On November 7th, 2010 Kate was prepared for a bilateral cochlear implant surgery. She was admitted the evening before and placed on IV hydration and glucose pre-surgery, this was to mitigate the fasting required before the GA. She was also put as the first case of the morning, to ensure she did not fast too long. We met the team in the surgical waiting area. The entire team was present as Kate as sedated. Dr. Papsin introduced us to his team – he often referred to his residents as his ‘elves’ who did the ‘messy’ work. He told us they would close Kate up and he’d be back to check on them after. We took this as part of our impression of Dr.P as all bluster and confidence…and then he did something that melted my heart. He told us he had invited a ‘special’ team member to be with them for Kate’s surgery. He told us she was his good luck charm, and that he wanted her there for when Kate underwent her surgery. His good luck nurse was his wife – a cardiac nurse who had taken the time from her service to be with her husband and support him professionally for this special little girl. Wow.
Brian gowned and masked, walked with the team into the surgical suite to hand Kate over. Only one parent was allowed to go, and I just couldn’t do it. I had come this far, I was as prepared as I could be. I had set everything up as well as I could to keep her safe, but I couldn’t be the one to hand her over to the team – what if something went wrong.
The next 3 hour and 47 minutes were the longest of our lives. Dr. Papsin had told us 3.5 hours, and as the 17 minutes ticked by beyond the time frame he had told us, I started to pace. When Dr.Papsin walked the corridor from the surgical suite toward the waiting room, I was leaned over the balcony crying. “Why are you crying?”, he asked. “My elves are stitching her up now, all is well”. (I soon found out after that Dr.P himself had done every stitch – which was unusual according to his senior resident. He never left Kate. So much for all that bluster.)
Relief. Gratitude. Respect. Hope. And a million other emotions flooded my eyes.

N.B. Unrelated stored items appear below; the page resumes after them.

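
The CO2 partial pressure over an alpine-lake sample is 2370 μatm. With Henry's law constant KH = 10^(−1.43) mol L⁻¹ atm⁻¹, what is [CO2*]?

[CO2*] = 88.1 μmol/L

KH = 10^(−1.43) = 3.715×10^-2 mol L⁻¹ atm⁻¹
[CO2*] = KH · pCO2 = 3.715×10^-2 × 2370×10^-6 atm = 8.81×10^-5 mol/L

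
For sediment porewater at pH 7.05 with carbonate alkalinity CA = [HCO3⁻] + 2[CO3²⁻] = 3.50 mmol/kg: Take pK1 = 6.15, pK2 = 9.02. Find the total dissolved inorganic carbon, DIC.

CA = [HCO3⁻] + 2[CO3²⁻] = (α₁ + 2α₂)·DIC
At pH 7.05: [H⁺]/K1 = 10^-0.90 = 0.12589, K2/[H⁺] = 10^-1.97 = 0.010715
α₁ = 1/(1 + 0.12589 + 0.010715) = 1/1.1366 = 0.8798; α₂ = α₁·K2/[H⁺] = 0.009427
α₁ + 2α₂ = 0.8987
DIC = CA / (α₁ + 2α₂) = 3.50 / 0.8987 = 3.89 mmol/kg

DIC = 3.89 mmol/kg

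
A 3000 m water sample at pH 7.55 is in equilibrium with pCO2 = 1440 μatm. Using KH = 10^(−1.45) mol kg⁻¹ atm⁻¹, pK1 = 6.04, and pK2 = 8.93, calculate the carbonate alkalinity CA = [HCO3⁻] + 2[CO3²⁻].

CA = 1.79 mmol/kg

[CO2*] = KH · pCO2 = 10^(−1.45) × 1440×10^-6 = 5.109×10^-5 mol/kg
α₀ = 1/(1 + K1/[H⁺] + K1K2/[H⁺]²) = 1/(1 + 10^+1.51 + 10^+0.13) = 0.02881
DIC = [CO2*]/α₀ = 5.109×10^-5 / 0.02881 = 1.773 mmol/kg
CA = (α₁ + 2α₂)·DIC = (0.9323 + 2×0.03887) × 1.773 = 1.79 mmol/kg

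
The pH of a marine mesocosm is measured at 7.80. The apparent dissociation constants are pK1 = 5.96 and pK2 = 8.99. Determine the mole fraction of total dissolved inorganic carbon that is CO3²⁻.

α₂ = 1 / (1 + [H⁺]/K2 + [H⁺]²/(K1K2)) = 1 / (1 + 10^+1.19 + 10^-0.65)
   = 1 / (1 + 15.488 + 0.22387) = 1/16.712 = 0.05984

α₂ = 0.0598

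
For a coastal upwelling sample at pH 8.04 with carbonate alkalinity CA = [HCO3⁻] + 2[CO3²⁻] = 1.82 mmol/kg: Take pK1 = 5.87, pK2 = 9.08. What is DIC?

DIC = 1.69 mmol/kg

CA = [HCO3⁻] + 2[CO3²⁻] = (α₁ + 2α₂)·DIC
At pH 8.04: [H⁺]/K1 = 10^-2.17 = 0.0067608, K2/[H⁺] = 10^-1.04 = 0.091201
α₁ = 1/(1 + 0.0067608 + 0.091201) = 1/1.0980 = 0.9108; α₂ = α₁·K2/[H⁺] = 0.08306
α₁ + 2α₂ = 1.0769
DIC = CA / (α₁ + 2α₂) = 1.82 / 1.0769 = 1.69 mmol/kg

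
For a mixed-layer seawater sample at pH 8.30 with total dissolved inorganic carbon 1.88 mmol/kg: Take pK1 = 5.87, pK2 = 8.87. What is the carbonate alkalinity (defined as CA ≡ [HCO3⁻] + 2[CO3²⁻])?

CA = [HCO3⁻] + 2[CO3²⁻] = (α₁ + 2α₂)·DIC
At pH 8.30: [H⁺]/K1 = 10^-2.43 = 0.0037154, K2/[H⁺] = 10^-0.57 = 0.26915
α₁ = 1/(1 + 0.0037154 + 0.26915) = 1/1.2729 = 0.7856; α₂ = α₁·K2/[H⁺] = 0.2115
α₁ + 2α₂ = 1.2085
CA = 1.2085 × 1.88 = 2.27 mmol/kg

CA = 2.27 mmol/kg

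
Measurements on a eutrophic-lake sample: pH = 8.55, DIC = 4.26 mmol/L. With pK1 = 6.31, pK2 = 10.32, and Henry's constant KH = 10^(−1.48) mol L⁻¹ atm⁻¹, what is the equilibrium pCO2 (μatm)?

pCO2 = 724 μatm

α₀ = 1 / (1 + K1/[H⁺] + K1K2/[H⁺]²) = 1 / (1 + 10^+2.24 + 10^+0.47)
   = 1 / (1 + 173.78 + 2.9512) = 1/177.73 = 0.005626
[CO2*] = α₀ × DIC = 0.005626 × 4.26 = 0.02397 mmol/L
pCO2 = [CO2*]/KH = 2.397×10^-5 / 3.311×10^-2 = 724 μatm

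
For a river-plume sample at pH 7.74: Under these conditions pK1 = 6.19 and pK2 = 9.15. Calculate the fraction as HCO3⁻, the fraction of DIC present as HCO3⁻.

α₁ = 0.937

α₁ = 1 / (1 + [H⁺]/K1 + K2/[H⁺]) = 1 / (1 + 10^-1.55 + 10^-1.41)
   = 1 / (1 + 0.028184 + 0.038905) = 1/1.0671 = 0.9371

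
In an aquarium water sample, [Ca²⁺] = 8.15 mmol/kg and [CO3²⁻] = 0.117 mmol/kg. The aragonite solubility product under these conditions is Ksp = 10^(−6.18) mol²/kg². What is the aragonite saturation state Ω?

Ksp = 10^(−6.18) = 6.607×10^-7
Ω = [Ca²⁺][CO3²⁻]/Ksp = (8.15×10^-3)(0.117×10^-3) / 6.607×10^-7 = 1.44

Ω = 1.44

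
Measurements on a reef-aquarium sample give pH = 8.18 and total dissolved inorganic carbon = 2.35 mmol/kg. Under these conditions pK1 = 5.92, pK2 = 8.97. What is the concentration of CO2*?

α₀ = 1 / (1 + K1/[H⁺] + K1K2/[H⁺]²) = 1 / (1 + 10^+2.26 + 10^+1.47)
   = 1 / (1 + 181.97 + 29.512) = 1/212.48 = 0.004706
[CO2*] = α₀ × DIC = 0.004706 × 2.35 = 0.0111 mmol/kg = 11.1 μmol/kg

[CO2*] = 11.1 μmol/kg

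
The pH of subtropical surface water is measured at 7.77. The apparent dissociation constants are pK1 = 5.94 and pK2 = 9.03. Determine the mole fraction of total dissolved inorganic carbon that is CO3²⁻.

α₂ = 0.0514

α₂ = 1 / (1 + [H⁺]/K2 + [H⁺]²/(K1K2)) = 1 / (1 + 10^+1.26 + 10^-0.57)
   = 1 / (1 + 18.197 + 0.26915) = 1/19.466 = 0.05137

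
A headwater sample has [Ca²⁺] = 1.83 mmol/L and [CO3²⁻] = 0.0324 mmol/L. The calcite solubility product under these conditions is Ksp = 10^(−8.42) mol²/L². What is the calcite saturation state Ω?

Ksp = 10^(−8.42) = 3.802×10^-9
Ω = [Ca²⁺][CO3²⁻]/Ksp = (1.83×10^-3)(0.0324×10^-3) / 3.802×10^-9 = 15.6

Ω = 15.6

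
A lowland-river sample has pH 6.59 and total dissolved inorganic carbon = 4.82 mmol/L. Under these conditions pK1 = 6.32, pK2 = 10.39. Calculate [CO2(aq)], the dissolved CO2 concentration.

α₀ = 1 / (1 + K1/[H⁺] + K1K2/[H⁺]²) = 1 / (1 + 10^+0.27 + 10^-3.53)
   = 1 / (1 + 1.8621 + 0.00029512) = 1/2.8624 = 0.3494
[CO2*] = α₀ × DIC = 0.3494 × 4.82 = 1.68 mmol/L

[CO2*] = 1.68 mmol/L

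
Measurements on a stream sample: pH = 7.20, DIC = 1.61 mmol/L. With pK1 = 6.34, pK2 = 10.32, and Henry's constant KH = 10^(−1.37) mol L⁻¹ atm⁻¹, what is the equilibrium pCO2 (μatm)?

α₀ = 1 / (1 + K1/[H⁺] + K1K2/[H⁺]²) = 1 / (1 + 10^+0.86 + 10^-2.26)
   = 1 / (1 + 7.2444 + 0.0054954) = 1/8.2499 = 0.1212
[CO2*] = α₀ × DIC = 0.1212 × 1.61 = 0.1952 mmol/L
pCO2 = [CO2*]/KH = 1.952×10^-4 / 4.266×10^-2 = 4570 μatm

pCO2 = 4570 μatm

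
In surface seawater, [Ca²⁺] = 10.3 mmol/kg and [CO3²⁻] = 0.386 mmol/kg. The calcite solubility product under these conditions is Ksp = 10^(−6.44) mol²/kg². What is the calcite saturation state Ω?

Ksp = 10^(−6.44) = 3.631×10^-7
Ω = [Ca²⁺][CO3²⁻]/Ksp = (10.3×10^-3)(0.386×10^-3) / 3.631×10^-7 = 11.0

Ω = 11.0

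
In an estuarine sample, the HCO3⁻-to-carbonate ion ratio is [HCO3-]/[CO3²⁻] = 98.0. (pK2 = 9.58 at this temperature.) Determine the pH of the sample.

From K2 = [H⁺][CO3²⁻]/[HCO3-]:  pH = pK2 − log₁₀([HCO3-]/[CO3²⁻])
log₁₀(98.0) = +1.991
pH = 9.58 − (+1.991) = 7.59

pH = 7.59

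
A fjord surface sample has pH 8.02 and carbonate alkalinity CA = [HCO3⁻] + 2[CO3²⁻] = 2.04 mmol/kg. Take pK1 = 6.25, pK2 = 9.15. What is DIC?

DIC = 1.94 mmol/kg

CA = [HCO3⁻] + 2[CO3²⁻] = (α₁ + 2α₂)·DIC
At pH 8.02: [H⁺]/K1 = 10^-1.77 = 0.016982, K2/[H⁺] = 10^-1.13 = 0.074131
α₁ = 1/(1 + 0.016982 + 0.074131) = 1/1.0911 = 0.9165; α₂ = α₁·K2/[H⁺] = 0.06794
α₁ + 2α₂ = 1.0524
DIC = CA / (α₁ + 2α₂) = 2.04 / 1.0524 = 1.94 mmol/kg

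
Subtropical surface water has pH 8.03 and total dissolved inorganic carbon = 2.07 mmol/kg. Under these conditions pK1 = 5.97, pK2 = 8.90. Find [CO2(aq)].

[CO2*] = 15.8 μmol/kg

α₀ = 1 / (1 + K1/[H⁺] + K1K2/[H⁺]²) = 1 / (1 + 10^+2.06 + 10^+1.19)
   = 1 / (1 + 114.82 + 15.488) = 1/131.30 = 0.007616
[CO2*] = α₀ × DIC = 0.007616 × 2.07 = 0.0158 mmol/kg = 15.8 μmol/kg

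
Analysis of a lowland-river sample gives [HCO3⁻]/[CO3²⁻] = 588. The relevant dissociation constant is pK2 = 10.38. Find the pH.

From K2 = [H⁺][CO3²⁻]/[HCO3⁻]:  pH = pK2 − log₁₀([HCO3⁻]/[CO3²⁻])
log₁₀(588) = +2.769
pH = 10.38 − (+2.769) = 7.61

pH = 7.61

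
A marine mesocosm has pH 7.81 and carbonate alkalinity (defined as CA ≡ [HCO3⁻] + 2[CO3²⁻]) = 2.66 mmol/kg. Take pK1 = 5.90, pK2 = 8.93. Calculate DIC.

CA = [HCO3⁻] + 2[CO3²⁻] = (α₁ + 2α₂)·DIC
At pH 7.81: [H⁺]/K1 = 10^-1.91 = 0.012303, K2/[H⁺] = 10^-1.12 = 0.075858
α₁ = 1/(1 + 0.012303 + 0.075858) = 1/1.0882 = 0.9190; α₂ = α₁·K2/[H⁺] = 0.06971
α₁ + 2α₂ = 1.0584
DIC = CA / (α₁ + 2α₂) = 2.66 / 1.0584 = 2.51 mmol/kg

DIC = 2.51 mmol/kg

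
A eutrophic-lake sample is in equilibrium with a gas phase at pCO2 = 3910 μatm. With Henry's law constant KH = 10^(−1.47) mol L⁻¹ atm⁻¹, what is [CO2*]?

[CO2*] = 132 μmol/L

KH = 10^(−1.47) = 3.388×10^-2 mol L⁻¹ atm⁻¹
[CO2*] = KH · pCO2 = 3.388×10^-2 × 3910×10^-6 atm = 1.32×10^-4 mol/L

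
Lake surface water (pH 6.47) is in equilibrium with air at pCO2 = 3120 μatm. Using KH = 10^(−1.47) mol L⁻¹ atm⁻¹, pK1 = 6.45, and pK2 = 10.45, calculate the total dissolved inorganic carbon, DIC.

[CO2*] = KH · pCO2 = 10^(−1.47) × 3120×10^-6 = 1.057×10^-4 mol/L
α₀ = 1/(1 + K1/[H⁺] + K1K2/[H⁺]²) = 1/(1 + 10^+0.02 + 10^-3.96) = 0.4885
DIC = [CO2*]/α₀ = 1.057×10^-4 / 0.4885 = 0.216 mmol/L

DIC = 0.216 mmol/L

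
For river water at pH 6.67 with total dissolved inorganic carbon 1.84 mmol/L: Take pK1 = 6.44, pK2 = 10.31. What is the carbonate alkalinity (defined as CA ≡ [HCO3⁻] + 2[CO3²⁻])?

CA = [HCO3⁻] + 2[CO3²⁻] = (α₁ + 2α₂)·DIC
At pH 6.67: [H⁺]/K1 = 10^-0.23 = 0.58884, K2/[H⁺] = 10^-3.64 = 0.00022909
α₁ = 1/(1 + 0.58884 + 0.00022909) = 1/1.5891 = 0.6293; α₂ = α₁·K2/[H⁺] = 0.0001442
α₁ + 2α₂ = 0.6296
CA = 0.6296 × 1.84 = 1.16 mmol/L

CA = 1.16 mmol/L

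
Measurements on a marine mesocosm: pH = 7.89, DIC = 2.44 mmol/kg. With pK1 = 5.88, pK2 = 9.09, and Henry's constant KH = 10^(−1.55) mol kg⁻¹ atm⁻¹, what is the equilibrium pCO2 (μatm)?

α₀ = 1 / (1 + K1/[H⁺] + K1K2/[H⁺]²) = 1 / (1 + 10^+2.01 + 10^+0.81)
   = 1 / (1 + 102.33 + 6.4565) = 1/109.79 = 0.009109
[CO2*] = α₀ × DIC = 0.009109 × 2.44 = 0.02223 mmol/kg
pCO2 = [CO2*]/KH = 2.223×10^-5 / 2.818×10^-2 = 789 μatm

pCO2 = 789 μatm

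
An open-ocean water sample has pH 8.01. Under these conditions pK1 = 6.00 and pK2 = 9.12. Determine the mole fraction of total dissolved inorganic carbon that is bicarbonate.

α₁ = 1 / (1 + [H⁺]/K1 + K2/[H⁺]) = 1 / (1 + 10^-2.01 + 10^-1.11)
   = 1 / (1 + 0.0097724 + 0.077625) = 1/1.0874 = 0.9196

α₁ = 0.920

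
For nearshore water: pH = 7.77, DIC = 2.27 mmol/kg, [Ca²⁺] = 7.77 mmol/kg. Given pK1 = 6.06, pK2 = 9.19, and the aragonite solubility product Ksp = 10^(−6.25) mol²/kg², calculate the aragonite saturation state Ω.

Ω = 1.13

α₂ = 1 / (1 + [H⁺]/K2 + [H⁺]²/(K1K2)) = 1 / (1 + 10^+1.42 + 10^-0.29)
   = 1 / (1 + 26.303 + 0.51286) = 1/27.816 = 0.03595
[CO3²⁻] = α₂ × DIC = 0.03595 × 2.27 = 0.08161 mmol/kg
Ksp = 10^(−6.25) = 5.623×10^-7
Ω = [Ca²⁺][CO3²⁻]/Ksp = (7.77×10^-3)(8.161×10^-5) / 5.623×10^-7 = 1.13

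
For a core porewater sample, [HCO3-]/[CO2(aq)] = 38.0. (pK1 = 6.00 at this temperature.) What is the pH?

From K1 = [H⁺][HCO3-]/[CO2(aq)]:  pH = pK1 + log₁₀([HCO3-]/[CO2(aq)])
log₁₀(38.0) = +1.580
pH = 6.00 + (+1.580) = 7.58

pH = 7.58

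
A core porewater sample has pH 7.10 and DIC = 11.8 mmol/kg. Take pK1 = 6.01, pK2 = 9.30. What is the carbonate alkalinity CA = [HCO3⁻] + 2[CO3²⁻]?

CA = 11.0 mmol/kg

CA = [HCO3⁻] + 2[CO3²⁻] = (α₁ + 2α₂)·DIC
At pH 7.10: [H⁺]/K1 = 10^-1.09 = 0.081283, K2/[H⁺] = 10^-2.20 = 0.0063096
α₁ = 1/(1 + 0.081283 + 0.0063096) = 1/1.0876 = 0.9195; α₂ = α₁·K2/[H⁺] = 0.005801
α₁ + 2α₂ = 0.9311
CA = 0.9311 × 11.8 = 11.0 mmol/kg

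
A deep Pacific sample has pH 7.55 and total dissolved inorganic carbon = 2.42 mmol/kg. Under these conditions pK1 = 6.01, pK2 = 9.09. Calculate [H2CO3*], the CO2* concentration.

[CO2*] = 0.0660 mmol/kg

α₀ = 1 / (1 + K1/[H⁺] + K1K2/[H⁺]²) = 1 / (1 + 10^+1.54 + 10^+0.00)
   = 1 / (1 + 34.674 + 1.0000) = 1/36.674 = 0.02727
[CO2*] = α₀ × DIC = 0.02727 × 2.42 = 0.0660 mmol/kg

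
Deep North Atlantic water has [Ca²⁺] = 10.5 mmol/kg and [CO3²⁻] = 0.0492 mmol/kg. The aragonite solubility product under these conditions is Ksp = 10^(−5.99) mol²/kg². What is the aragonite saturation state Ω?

Ksp = 10^(−5.99) = 1.023×10^-6
Ω = [Ca²⁺][CO3²⁻]/Ksp = (10.5×10^-3)(0.0492×10^-3) / 1.023×10^-6 = 0.505

Ω = 0.505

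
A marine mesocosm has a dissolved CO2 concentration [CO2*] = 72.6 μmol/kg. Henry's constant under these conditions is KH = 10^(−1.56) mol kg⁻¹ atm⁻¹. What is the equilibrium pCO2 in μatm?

KH = 10^(−1.56) = 2.754×10^-2 mol kg⁻¹ atm⁻¹
pCO2 = [CO2*]/KH = 72.6×10^-6 / 2.754×10^-2 = 2.64×10^-3 atm = 2640 μatm

pCO2 = 2640 μatm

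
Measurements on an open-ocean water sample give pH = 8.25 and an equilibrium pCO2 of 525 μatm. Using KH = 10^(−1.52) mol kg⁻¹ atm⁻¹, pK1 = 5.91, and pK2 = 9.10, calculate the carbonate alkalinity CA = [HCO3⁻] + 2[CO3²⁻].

CA = 4.45 mmol/kg

[CO2*] = KH · pCO2 = 10^(−1.52) × 525×10^-6 = 1.585×10^-5 mol/kg
α₀ = 1/(1 + K1/[H⁺] + K1K2/[H⁺]²) = 1/(1 + 10^+2.34 + 10^+1.49) = 0.003989
DIC = [CO2*]/α₀ = 1.585×10^-5 / 0.003989 = 3.974 mmol/kg
CA = (α₁ + 2α₂)·DIC = (0.8727 + 2×0.1233) × 3.974 = 4.45 mmol/kg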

I was so happy, yet I knew there was much more to come. It was after the GA where Kate had issues.
Kate had a great deal of difficulty waking from the GA. She was in pain and the nurses hadn’t found her soother. They came to find us quickly as they were worried about her since they could not calm her down. She soon took comfort in Brian’s arms, and we settled into a 48 hour routine of 2-3 hour shifts of sleeping in her room and sitting with her in the PICU.
Though Kate’s initial recovery at Sick Kids went well, in hindsight, we left the hospital too soon, a mere 72 hours after her surgery (typically a day surgery). Kate did not do well on the drive home and she ended up hospitalized at CHEO for several days once back in Ottawa. Her body needed a little more support for a little longer, but we felt overjoyed that she had come through an almost four hour surgery and done relatively well.
Kate’s CI surgery sites healed well and in mid-December of 2010 her devices were activated for the first time. It is quite a moment, and often captured and shared by many families on video. Our was as well http://www.youtube.com/watch?v=3RNE8vJ3L3o&feature=g-upl
I have never regretted our decision to give Kate cochlear implants. Today she is hearing, she understands when we speak to her, and she is showing very early signs of ‘words’. I have embraced her as a Deaf child/person, and I am ensuring that ASL is part of her ability to communicate, and want to build for her a Deaf community of friends and mentors. We are getting there slowly but surely and I so grateful for the wonderful friends, mentors, and teachers I have met along the way.